In fact, many believe that hiring an outsider was a great move by USA Boxing. Profe is a coach not yet contaminated by internal politics, someone with a fresh approach who doesn’t have favorites. Still, several coaches in the U.S. had legitimate concerns.
I met with some of the most respected coaches and discussed those concerns. What I noticed in those conversations was the egos of those involved.
Since profe’s arrival in Colorado Springs, he has crafted a plan to elevate both the male and female boxers, and hosted several training camps. Last year after one of the camps, six female boxers between the ages of 14 and 15 went across the continent to compete at the Pirkka Tournament in Tampere, Finland. There were boxers from Russia, England, the U.K. and Finland in the tournament.
Five of the American fighters won Gold, the other took Silver. Some critics complained about taking a team across the ocean for a single bout, but the fighters felt differently.
One of those gold medalists was Nyjsa Barrientes, 16, from Las Vegas. She has been boxing for four years and takes AP classes as part of the 10th grade. She described her first international bout as very challenging.

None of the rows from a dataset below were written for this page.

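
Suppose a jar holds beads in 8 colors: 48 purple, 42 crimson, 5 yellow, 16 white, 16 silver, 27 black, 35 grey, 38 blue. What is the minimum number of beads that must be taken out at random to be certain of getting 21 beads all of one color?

138

In the worst case we take at most 20 of each color, but all 5 yellow, all 16 white, and all 16 silver (fewer than 20), giving 20 + 20 + 5 + 16 + 16 + 20 + 20 + 20 = 137.
One more bead then forces some color to 21, so 137 + 1 = 138.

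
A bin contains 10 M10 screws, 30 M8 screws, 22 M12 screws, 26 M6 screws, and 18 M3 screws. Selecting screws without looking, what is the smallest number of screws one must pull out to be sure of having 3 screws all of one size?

11

Treat the 5 sizes as pigeonholes.
The worst case takes 2 screws of each size without reaching 3 of any: 5 × 2 = 10.
The next screw must bring some size to 3, so 10 + 1 = 11.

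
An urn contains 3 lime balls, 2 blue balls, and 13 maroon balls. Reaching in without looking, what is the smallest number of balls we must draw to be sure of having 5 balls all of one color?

Treat the 3 colors as pigeonholes.
In the worst case we take at most 4 of each color, but all 3 lime and all 2 blue (fewer than 4), giving 3 + 2 + 4 = 9.
One more ball then forces some color to 5, so 9 + 1 = 10.

10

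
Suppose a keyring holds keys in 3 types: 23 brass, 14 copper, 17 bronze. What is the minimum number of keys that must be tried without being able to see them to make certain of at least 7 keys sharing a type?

The worst case takes 6 keys of each type without reaching 7 of any: 3 × 6 = 18.
The next key must bring some type to 7, so 18 + 1 = 19.

19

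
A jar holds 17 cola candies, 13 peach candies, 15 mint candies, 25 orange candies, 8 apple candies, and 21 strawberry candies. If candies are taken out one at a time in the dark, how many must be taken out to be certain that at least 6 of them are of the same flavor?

The worst case takes 5 candies of each flavor without reaching 6 of any: 6 × 5 = 30.
The next candy must bring some flavor to 6, so 30 + 1 = 31.

31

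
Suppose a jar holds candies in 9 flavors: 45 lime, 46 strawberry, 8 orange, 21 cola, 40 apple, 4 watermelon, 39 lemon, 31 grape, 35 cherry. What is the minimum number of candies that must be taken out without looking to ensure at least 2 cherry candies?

236

The worst case draws every non-cherry candy first: 45 + 46 + 8 + 21 + 40 + 4 + 39 + 31 = 234.
The next 2 draws are then forced to be cherry, giving 234 + 2 = 236.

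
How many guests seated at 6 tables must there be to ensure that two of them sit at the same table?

There are 6 tables acting as pigeonholes.
With 6 guests we could place one in each, avoiding any repeat.
One more forces some class to hold 2, so 6 + 1 = 7.

7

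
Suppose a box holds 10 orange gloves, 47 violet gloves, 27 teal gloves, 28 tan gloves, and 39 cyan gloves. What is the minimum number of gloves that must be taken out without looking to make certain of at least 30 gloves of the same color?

124

In the worst case we take at most 29 of each color, but all 10 orange, all 27 teal, and all 28 tan (fewer than 29), giving 10 + 29 + 27 + 28 + 29 = 123.
One more glove then forces some color to 30, so 123 + 1 = 124.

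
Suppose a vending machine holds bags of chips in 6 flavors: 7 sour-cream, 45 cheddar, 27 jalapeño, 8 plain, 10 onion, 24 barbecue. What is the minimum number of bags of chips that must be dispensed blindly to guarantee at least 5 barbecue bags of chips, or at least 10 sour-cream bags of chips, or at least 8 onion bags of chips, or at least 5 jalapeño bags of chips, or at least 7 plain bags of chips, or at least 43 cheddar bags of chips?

Each of the 6 flavors has its own threshold; avoid all of them simultaneously.
The worst case stops just short of every target: all 7 sour-cream, 42 cheddar, 4 jalapeño, 6 plain, 7 onion, 4 barbecue — 7 + 42 + 4 + 6 + 7 + 4 = 70 bags of chips.
One more bag of chips must push some flavor to its target, so 70 + 1 = 71.

71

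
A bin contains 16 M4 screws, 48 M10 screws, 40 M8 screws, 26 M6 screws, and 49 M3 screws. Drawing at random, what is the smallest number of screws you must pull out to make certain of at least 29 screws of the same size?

Treat the 5 sizes as pigeonholes.
In the worst case we take at most 28 of each size, but all 16 M4 and all 26 M6 (fewer than 28), giving 16 + 28 + 28 + 26 + 28 = 126.
One more screw then forces some size to 29, so 126 + 1 = 127.

127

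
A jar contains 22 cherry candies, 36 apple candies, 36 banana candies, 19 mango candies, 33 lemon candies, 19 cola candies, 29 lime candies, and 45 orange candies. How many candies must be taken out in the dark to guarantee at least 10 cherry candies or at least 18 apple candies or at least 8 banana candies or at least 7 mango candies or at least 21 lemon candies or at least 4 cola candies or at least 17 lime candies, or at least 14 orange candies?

Each of the 8 flavors has its own threshold; avoid all of them simultaneously.
The worst case stops just short of every target: 9 cherry, 17 apple, 7 banana, 6 mango, 20 lemon, 3 cola, 16 lime, 13 orange — 9 + 17 + 7 + 6 + 20 + 3 + 16 + 13 = 91 candies.
One more candy must push some flavor to its target, so 91 + 1 = 92.

92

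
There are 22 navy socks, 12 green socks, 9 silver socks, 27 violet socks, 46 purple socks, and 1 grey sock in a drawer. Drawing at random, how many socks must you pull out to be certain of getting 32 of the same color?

In the worst case we take at most 31 of each color, but all 22 navy, all 12 green, all 9 silver, all 27 violet, and all 1 grey (fewer than 31), giving 22 + 12 + 9 + 27 + 31 + 1 = 102.
One more sock then forces some color to 32, so 102 + 1 = 103.

103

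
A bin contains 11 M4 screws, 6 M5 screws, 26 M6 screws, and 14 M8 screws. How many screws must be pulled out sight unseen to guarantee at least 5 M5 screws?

56

The worst case draws every non-M5 screw first: 11 + 26 + 14 = 51.
The next 5 draws are then forced to be M5, giving 51 + 5 = 56.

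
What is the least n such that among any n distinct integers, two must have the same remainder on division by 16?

17

Two integers differ by a multiple of 16 exactly when they share a remainder mod 16.
There are 16 residue classes mod 16, so 16 integers can all lie in distinct classes.
One more integer must repeat a residue, giving a difference divisible by 16. So n = 16 + 1 = 17.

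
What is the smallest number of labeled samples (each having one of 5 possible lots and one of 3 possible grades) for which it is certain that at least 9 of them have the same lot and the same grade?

There are 5 × 3 = 15 (lot, grade) combinations acting as pigeonholes.
With 15 × 8 = 120 labeled samples we could place exactly 8 in each, with no (lot, grade) pair reaching 9.
One more forces some (lot, grade) pair to hold 9, so 120 + 1 = 121.

121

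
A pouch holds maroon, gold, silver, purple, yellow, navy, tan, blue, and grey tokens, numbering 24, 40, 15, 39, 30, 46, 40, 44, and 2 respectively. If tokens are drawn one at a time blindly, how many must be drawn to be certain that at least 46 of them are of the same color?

280

In the worst case we take at most 45 of each color, but all 24 maroon, all 40 gold, all 15 silver, all 39 purple, all 30 yellow, all 40 tan, all 44 blue, and all 2 grey (fewer than 45), giving 24 + 40 + 15 + 39 + 30 + 45 + 40 + 44 + 2 = 279.
One more token then forces some color to 46, so 279 + 1 = 280.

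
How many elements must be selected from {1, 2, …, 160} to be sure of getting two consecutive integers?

81

Partition {1, …, 160} into 80 pairs: {1,2}, {3,4}, …, {159,160}.
Choosing 80 integers — say the 80 even numbers 2, 4, …, 160 — takes one from each pair and avoids the property.
Choosing 81 forces two into the same pair by pigeonhole, and those are consecutive. So 81.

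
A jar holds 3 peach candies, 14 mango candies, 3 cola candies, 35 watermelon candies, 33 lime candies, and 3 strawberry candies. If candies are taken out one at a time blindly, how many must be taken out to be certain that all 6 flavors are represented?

89

The hardest flavor to obtain is peach: we could draw every other candy first — 91 − 3 = 88 candies — without a single peach one.
The next draw must be peach, so 88 + 1 = 89.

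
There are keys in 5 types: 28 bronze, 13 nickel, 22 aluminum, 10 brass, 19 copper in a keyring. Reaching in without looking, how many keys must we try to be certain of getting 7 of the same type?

The worst case takes 6 keys of each type without reaching 7 of any: 5 × 6 = 30.
The next key must bring some type to 7, so 30 + 1 = 31.

31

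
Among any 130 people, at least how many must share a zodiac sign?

11

There are 12 zodiac signs, which serve as the pigeonholes.
If each of the 12 zodiac signs held at most 10, the total would be at most 12 × 10 = 120 < 130, a contradiction.
So at least one holds ⌈130/12⌉ = 11.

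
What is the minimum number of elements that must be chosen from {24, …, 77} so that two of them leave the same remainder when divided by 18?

Group the integers by remainder mod 18; there are 18 residue classes, each nonempty in this range.
Choosing one from each class (18 integers) avoids any shared remainder.
One more choice must repeat a class, so two differ by a multiple of 18. Hence 18 + 1 = 19.

19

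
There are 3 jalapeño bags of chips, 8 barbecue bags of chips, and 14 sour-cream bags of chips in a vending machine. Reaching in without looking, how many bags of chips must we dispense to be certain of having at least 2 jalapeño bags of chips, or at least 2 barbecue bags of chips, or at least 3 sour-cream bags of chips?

5

The worst case stops just short of every target: 1 jalapeño, 1 barbecue, 2 sour-cream — 1 + 1 + 2 = 4 bags of chips.
One more bag of chips must push some flavor to its target, so 4 + 1 = 5.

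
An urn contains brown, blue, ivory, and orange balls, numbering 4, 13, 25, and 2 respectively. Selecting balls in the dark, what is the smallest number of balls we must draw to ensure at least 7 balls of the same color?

19

In the worst case we take at most 6 of each color, but all 4 brown and all 2 orange (fewer than 6), giving 4 + 6 + 6 + 2 = 18.
One more ball then forces some color to 7, so 18 + 1 = 19.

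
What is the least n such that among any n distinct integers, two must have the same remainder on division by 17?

Two integers differ by a multiple of 17 exactly when they share a remainder mod 17.
There are 17 residue classes mod 17, so 17 integers can all lie in distinct classes.
One more integer must repeat a residue, giving a difference divisible by 17. So n = 17 + 1 = 18.

18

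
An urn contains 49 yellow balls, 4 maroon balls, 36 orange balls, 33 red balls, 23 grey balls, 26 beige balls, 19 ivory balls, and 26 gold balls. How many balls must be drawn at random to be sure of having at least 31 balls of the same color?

In the worst case we take at most 30 of each color, but all 4 maroon, all 23 grey, all 26 beige, all 19 ivory, and all 26 gold (fewer than 30), giving 30 + 4 + 30 + 30 + 23 + 26 + 19 + 26 = 188.
One more ball then forces some color to 31, so 188 + 1 = 189.

189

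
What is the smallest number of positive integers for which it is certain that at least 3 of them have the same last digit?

There are 10 possible last digits acting as pigeonholes.
With 10 × 2 = 20 positive integers we could place exactly 2 in each, with no class reaching 3.
One more forces some class to hold 3, so 20 + 1 = 21.

21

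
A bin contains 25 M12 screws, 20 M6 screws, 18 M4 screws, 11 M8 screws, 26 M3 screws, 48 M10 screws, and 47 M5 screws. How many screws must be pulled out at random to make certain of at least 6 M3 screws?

175

The worst case draws every non-M3 screw first: 25 + 20 + 18 + 11 + 48 + 47 = 169.
The next 6 draws are then forced to be M3, giving 169 + 6 = 175.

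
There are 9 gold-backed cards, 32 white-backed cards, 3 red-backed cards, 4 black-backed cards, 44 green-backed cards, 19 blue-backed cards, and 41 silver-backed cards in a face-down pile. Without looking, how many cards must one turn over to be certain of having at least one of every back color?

The hardest back color to obtain is red-backed: we could draw every other card first — 152 − 3 = 149 cards — without a single red-backed one.
The next draw must be red-backed, so 149 + 1 = 150.

150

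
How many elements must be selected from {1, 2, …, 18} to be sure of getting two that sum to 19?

10

Partition {1, …, 18} into 9 pairs: {1,18}, {2,17}, …, {9,10}.
Choosing 9 integers — say the integers 1 through 9 — takes one from each pair and avoids the property.
Choosing 10 forces two into the same pair by pigeonhole, and those sum to 19. So 10.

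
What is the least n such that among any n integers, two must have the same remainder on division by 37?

Two integers differ by a multiple of 37 exactly when they share a remainder mod 37.
There are 37 residue classes mod 37, so 37 integers can all lie in distinct classes.
One more integer must repeat a residue, giving a difference divisible by 37. So n = 37 + 1 = 38.

38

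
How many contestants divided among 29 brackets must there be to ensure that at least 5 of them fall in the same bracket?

There are 29 brackets acting as pigeonholes.
With 29 × 4 = 116 contestants we could place exactly 4 in each, with no class reaching 5.
One more forces some class to hold 5, so 116 + 1 = 117.

117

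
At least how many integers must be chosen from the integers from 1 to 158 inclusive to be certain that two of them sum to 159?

80

Partition {1, …, 158} into 79 pairs: {1,158}, {2,157}, …, {79,80}.
Choosing 79 integers — say the integers 1 through 79 — takes one from each pair and avoids the property.
Choosing 80 forces two into the same pair by pigeonhole, and those sum to 159. So 80.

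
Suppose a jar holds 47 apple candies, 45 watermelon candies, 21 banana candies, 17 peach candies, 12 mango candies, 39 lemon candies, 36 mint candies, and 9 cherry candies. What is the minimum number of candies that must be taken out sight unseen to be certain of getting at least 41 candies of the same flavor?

Treat the 8 flavors as pigeonholes.
In the worst case we take at most 40 of each flavor, but all 21 banana, all 17 peach, all 12 mango, all 39 lemon, all 36 mint, and all 9 cherry (fewer than 40), giving 40 + 40 + 21 + 17 + 12 + 39 + 36 + 9 = 214.
One more candy then forces some flavor to 41, so 214 + 1 = 215.

215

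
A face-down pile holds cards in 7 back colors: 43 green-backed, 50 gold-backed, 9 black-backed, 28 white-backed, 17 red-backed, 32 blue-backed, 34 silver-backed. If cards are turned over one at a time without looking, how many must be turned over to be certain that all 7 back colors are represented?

The hardest back color to obtain is black-backed: we could draw every other card first — 213 − 9 = 204 cards — without a single black-backed one.
The next draw must be black-backed, so 204 + 1 = 205.

205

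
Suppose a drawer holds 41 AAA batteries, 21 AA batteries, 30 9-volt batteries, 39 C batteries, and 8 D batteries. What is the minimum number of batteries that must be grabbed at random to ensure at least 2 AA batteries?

120

The worst case draws every non-AA battery first: 41 + 30 + 39 + 8 = 118.
The next 2 draws are then forced to be AA, giving 118 + 2 = 120.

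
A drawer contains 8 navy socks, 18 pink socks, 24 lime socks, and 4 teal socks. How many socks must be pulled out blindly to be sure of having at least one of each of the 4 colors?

51

The hardest color to obtain is teal: we could draw every other sock first — 54 − 4 = 50 socks — without a single teal one.
The next draw must be teal, so 50 + 1 = 51.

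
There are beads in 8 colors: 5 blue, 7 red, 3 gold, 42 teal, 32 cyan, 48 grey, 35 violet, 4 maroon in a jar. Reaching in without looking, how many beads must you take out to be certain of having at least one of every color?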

“I was very nervous because I didn’t know what to expect, but after being in the ring and seeing I was not only at their level but better, it gave me a lot of confidence,” Barrientes said.
The female junior team was led by coach Mike Newson Jr. from Las Vegas. Newson has great respect for Otano’s approach. Newson has been coaching boxers for 11 years after a shoulder industry forced him to stop competing in Tae Kwon Do and Kick boxing.
“He gave me the opportunity to coach a team, based on what he saw at the camp,” Newson Jr., 35, said.
Profe could right now be working in France or in Miami, where he had juicy offers, but his heart has been taken by all the male and female boxers in the U.S.
Esparza, the most decorated amateur boxer in the country besides Shields, was once known for not wanting to go to camps with the team. Esparza is also perhaps the only amateur boxer in the country that competes at the Olympic level but still supports herself entirely through boxing. Now she is looking forward to the next one.
“For the first time in USA Boxing I am not pissed off at the coaching,” Esparza said.
Esparza is also one of the many fighters to embrace the #TeamPedro hashtag on Twitter. If you ask the fighters which team they are part of, they almost all respond with, “We are #TeamPedro.”
The road is long and profe knows that. But he also knows the gold medals will continue if USA Boxing keeps implementing his program and giving the fighters the international exposure they need. Not just at major international tournaments, but also the 2016 Olympics in Rio.
“Cuba learned from the U.S. about how to prepare boxers, but this country lost its North at some point and didn’t continue with the structures of training, camps and competition required to succeed,” Otano said.
“I came to help and support the work that hundreds of trainers do in the USA. I am only a small part of the system.”